The maternity leave position came to an end. The teacher wanted her job back and there weren't any other positions available, so the still kind-of young woman no longer had a teaching job. She wasn't sad, though. She believed in the Universe and that everything would work out. She believed another job was right around the corner, one that would suit her even better.

Four years later...

...the still, kind-of-young woman had all but given up. She struggled to pay her bills without her teaching position, a recession hit, her taxes went up... (You know the story.) In order to make ends meet, she willingly worked several part-time jobs while her husband worked every other week in NJ and every other week in MA . They were grateful to have jobs in such a scary, lean time but even with all of that, they still couldn't make ends meet. She tried to remind herself that the Universe has a plan and everything will work out but she was losing faith.

Meanwhile, she did all she could to keep her writing dream alive. She began the Hunterdon County Children's Writers and Illustrators Group. She became an active member of NJ's SCBWI. She kept writing and reading and honing her skills, meeting with agents and editors and fellow writers. But all the guilt of pursuing a dream while they struggled to pay the bills added so much guilt and stress, it was hard to feel creative.

One day, she decided to accept the fact that she would never be able to return to teaching and began shredding her teaching papers in her file cabinet.
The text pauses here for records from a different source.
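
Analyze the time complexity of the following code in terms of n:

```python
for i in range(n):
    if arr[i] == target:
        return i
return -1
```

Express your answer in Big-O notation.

This is Linear search in an array. Time complexity: O(n).

Answer: O(n)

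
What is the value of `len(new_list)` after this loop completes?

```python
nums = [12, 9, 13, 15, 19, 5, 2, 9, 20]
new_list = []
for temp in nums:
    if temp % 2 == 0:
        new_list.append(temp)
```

Count even numbers in [12, 9, 13, 15, 19, 5, 2, 9, 20]
`new_list` takes the values: [] → [12] → [12, 2] → [12, 2, 20]
So `len(new_list)` = 3

Answer: 3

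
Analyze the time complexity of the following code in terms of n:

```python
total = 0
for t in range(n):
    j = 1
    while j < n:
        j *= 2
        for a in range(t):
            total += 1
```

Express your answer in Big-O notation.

Each loop level contributes: n × log n × n. Multiplying the contributions gives O(n^2 log n).

Answer: O(n^2 log n)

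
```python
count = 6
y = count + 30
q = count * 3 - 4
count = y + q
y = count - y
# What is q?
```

Trace:
`count = 6` → count = 6
`y = count + 30` → y = 36
`q = count * 3 - 4` → q = 14
`count = y + q` → count = 50
`y = count - y` → y = 14
So q = 14

Answer: 14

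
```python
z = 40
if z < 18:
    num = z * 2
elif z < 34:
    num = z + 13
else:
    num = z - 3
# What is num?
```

Trace:
`z = 40` → z = 40
`if z < 18: ...` → z < 18 is False, z < 34 is False, take else branch → num = 37
So num = 37

Answer: 37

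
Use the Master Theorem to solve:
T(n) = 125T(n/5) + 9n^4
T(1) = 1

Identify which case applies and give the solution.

a=125, b=5, f(n)=9n^4. log_5(125) = 3. Since c=4 > 3 and the regularity condition holds (125(n/5)^4 = (125/5^4)n^4 with 125/5^4 < 1), Case 3 applies: T(n) = Θ(f(n)) = O(n^4).

Answer: O(n^4) - Case 3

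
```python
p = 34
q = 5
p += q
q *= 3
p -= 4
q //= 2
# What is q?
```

Trace:
`p = 34` → p = 34
`q = 5` → q = 5
`p += q` → p = 39
`q *= 3` → q = 15
`p -= 4` → p = 35
`q //= 2` → q = 7
So q = 7

Answer: 7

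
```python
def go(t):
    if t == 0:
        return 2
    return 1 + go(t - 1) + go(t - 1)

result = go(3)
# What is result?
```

go(t) = 1 + 2·go(t-1), go(0)=2. Closed form: (2+1)·2^3 - 1 = 23.

Answer: 23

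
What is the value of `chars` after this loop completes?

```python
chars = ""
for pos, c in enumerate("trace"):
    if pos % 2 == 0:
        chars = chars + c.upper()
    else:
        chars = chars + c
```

Uppercase even positions in 'trace'
`chars` takes the values: "" → "T" → "Tr" → "TrA" → "TrAc" → "TrAcE"

Answer: "TrAcE"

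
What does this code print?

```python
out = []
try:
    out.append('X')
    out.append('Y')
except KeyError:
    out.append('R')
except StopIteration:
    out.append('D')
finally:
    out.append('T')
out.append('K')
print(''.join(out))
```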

She didn't do this angrily. No. It was more of a surrender, an acceptance of what is is, what will be will be, and a willingness to be open to the possibilities. As she was shredding her last papers--a packet on Blooms Taxonomy--she received an email.

It was from the Charter School she desperately wanted to teach for. They wanted to set up a phone interview! Happy Days!!!! Then they wanted a face-to-face interview! Hallelujah!!! And then...

THEY OFFERED HER A TEACHING POSITION.

But not just ANY positions...

A KINDERGARTEN TEACHING POSITION!!!!!!!

She was on top of the world. Someone was going to save her, believe in her, give her the chance she needed and deserved. She was beyond thrilled.

A happy ending! Yay!

This, of course, is a true story about me but I'd like to fill you in on this other reason for my lack of blogging as well. My first born baby is becoming a Bat Mitzvah in TWO weeks. And boy, am I busy with details and plans!

And... it's that time of year again... The NJ SCBWI Annual June Conference is THIS coming weekend! Yay! I am meeting with agent, Jill Corcoran, who was there last year and seems like a wonderful person/professional to get to know. I cannot wait. I am very, very exciting for all of these new wonders in my life... a new job, a new chapter in my daughter's life, and the June conference.

Thanks for all your patience, for not giving up on me or my blog, and if you are still out there, waiting for me to blog again.

Enjoy the sunny weather!!!

Happy Writing,
Sheri
“Personal limitation exists only in our ideas of who we are. Give up all notions of who you are and your limitations will vanish.”